A challenge to the Communist Party


Written: November 1941
Source: Socialist Appeal, vol. 4 no. 3 (December 1941)
Transcription: Harry 2007
Markup/Proofread: Emil 2007


25th November, 1941.

To the Secretary of the Communist Party

Your leading body has recently issued a slanderous statement to Branch Secretaries regarding the Socialist Appeal and the Fourth Internationalists in Britain. We denounce your assertions that the Trotskyists are, or ever have been, agents or supporters of Nazism or Fascism. Further, we challenge you to substantiate this document in public debate before the members of your Party and the workers of Britain.

The Sunday Dispatch has already made use of your document as justification for its attacks against worker militants in general and against the Socialist Appeal in particular. The manner in which it is presented, proves that your present policy closely coincides with that of the most reactionary clique in British capitalist newspaper publications. Tomorrow, these very people will be clamouring for the suppression of the Communist Party.

Your document indicates that the Communist Party of Great Britain is preparing to play the role of strike-breaker-in-chief and police agent for Churchill and his government.

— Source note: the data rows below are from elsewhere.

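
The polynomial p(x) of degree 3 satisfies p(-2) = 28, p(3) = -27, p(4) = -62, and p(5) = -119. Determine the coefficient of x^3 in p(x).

Write p(x) = ax^3 + bx^2 + cx + d. Substituting each data point gives a linear system:
  -8a + 4b - 2c + d = 28
  27a + 9b + 3c + d = -27
  64a + 16b + 4c + d = -62
  125a + 25b + 5c + d = -119
Solving the system yields a = -1, b = 1, c = -5, d = 6.
So p(x) = -x^3 + x^2 - 5x + 6.
The leading coefficient is -1.

-1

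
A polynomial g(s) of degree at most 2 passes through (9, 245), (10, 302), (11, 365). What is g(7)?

Using the Lagrange interpolation formula with nodes 9, 10, 11:
  L_0(s) = (s - 10)(s - 11) / 2
  L_1(s) = (s - 9)(s - 11) / -1
  L_2(s) = (s - 9)(s - 10) / 2
Then g(s) = 245·L_0(s) + 302·L_1(s) + 365·L_2(s).
Expanding and collecting terms gives g(s) = 3s² + 2.
Evaluating at s = 7: g(7) = 149.

149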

It is an invitation to the Government to suppress the Socialist Appeal and ban our organisation. But it also contains a directive to Communist Party members to commit acts of physical violence against Fourth Internationalists and salesmen of the Socialist Appeal. In your statement to the Young Communist League secretaries you state:

“We are too tolerant of these people. They are allowed to sell their paper Socialist Appeal outside meetings. They have even become members of the Communist Party and Y.C.L. We must be utterly ruthless with these people. They spread confusion amongst the working class and do serious harm to our Party.”

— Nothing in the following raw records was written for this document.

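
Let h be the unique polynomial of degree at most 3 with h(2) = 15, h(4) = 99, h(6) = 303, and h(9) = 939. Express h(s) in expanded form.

Write h(s) = as^3 + bs^2 + cs + d. Substituting each data point gives a linear system:
  8a + 4b + 2c + d = 15
  64a + 16b + 4c + d = 99
  216a + 36b + 6c + d = 303
  729a + 81b + 9c + d = 939
Solving the system yields a = 1, b = 3, c = -4, d = 3.
So h(s) = s^3 + 3s^2 - 4s + 3.
Check: h(2) = 15. ✓

h(s) = s^3 + 3s^2 - 4s + 3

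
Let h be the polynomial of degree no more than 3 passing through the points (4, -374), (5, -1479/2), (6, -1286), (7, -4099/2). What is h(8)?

-3066

Write h(s) = as^3 + bs^2 + cs + d. Substituting each data point gives a linear system:
  64a + 16b + 4c + d = -374
  125a + 25b + 5c + d = -1479/2
  216a + 36b + 6c + d = -1286
  343a + 49b + 7c + d = -4099/2
Solving the system yields a = -6, b = -1/2, c = 5, d = -2.
So h(s) = -6s³ - (1/2)s² + 5s - 2.
Then h(8) = -3066.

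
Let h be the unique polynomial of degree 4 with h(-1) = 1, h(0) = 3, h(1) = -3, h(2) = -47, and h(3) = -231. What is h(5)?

-1787

Write h(t) = at^4 + bt^3 + ct^2 + dt + e. Substituting each data point gives a linear system:
  a - b + c - d + e = 1
  e = 3
  a + b + c + d + e = -3
  16a + 8b + 4c + 2d + e = -47
  81a + 27b + 9c + 3d + e = -231
Solving the system yields a = -3, b = 1, c = -1, d = -3, e = 3.
So h(t) = -3t^4 + t^3 - t^2 - 3t + 3.
Then h(5) = -1787.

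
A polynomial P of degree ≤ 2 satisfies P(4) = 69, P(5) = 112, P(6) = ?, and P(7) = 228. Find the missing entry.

165

The 3 known points determine the degree-2 polynomial uniquely.
Write P(u) = au^2 + bu + c. Substituting each data point gives a linear system:
  16a + 4b + c = 69
  25a + 5b + c = 112
  49a + 7b + c = 228
Solving the system yields a = 5, b = -2, c = -3.
So P(u) = 5u² - 2u - 3.
Then P(6) = 165.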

These are methods of fascist reaction and cannot but harm the working class movement. You cannot answer our policy in open discussion because this would result in the exposure of the falsity of C.P. policy and the correctness of the programme of the Fourth International. Fearing the ideas of Marx and Lenin which we represent, you resort to anti-working class methods of slander and violence. We appeal to the rank and file members of the C.P. and Y.C.L. not to be misled, but to conduct polemics on working class policy on the basis of open and comradely argument and discussion, and by these means find a way to the correct policy for the workers. We will not be intimidated by methods of hooliganism but will protect our right to distribute our propaganda among the workers.

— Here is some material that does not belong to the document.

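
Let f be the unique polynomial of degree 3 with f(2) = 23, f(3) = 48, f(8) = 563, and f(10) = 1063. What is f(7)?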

In recent months, since the capitulation of the Communist Party to the Churchill government, many members of the Party have joined the ranks of the Fourth International. Your statement that Trotskyists have joined the Party would appear to be a reply to this reaction of party militants and a preparation for the intensified expulsions from the Party of all who oppose your present reactionary policy.

We are holding a meeting on December 21st at the Holborn Hall at 6.30 pm to expose the slanders of the pro-fascist Sunday Dispatch and of the Communist Party. An opportunity will be given to any spokesmen of the Communist Party whom you would like to nominate to justify your statements. Failure to avail yourself of this opportunity will brand you as slanderers and deceivers of the working class.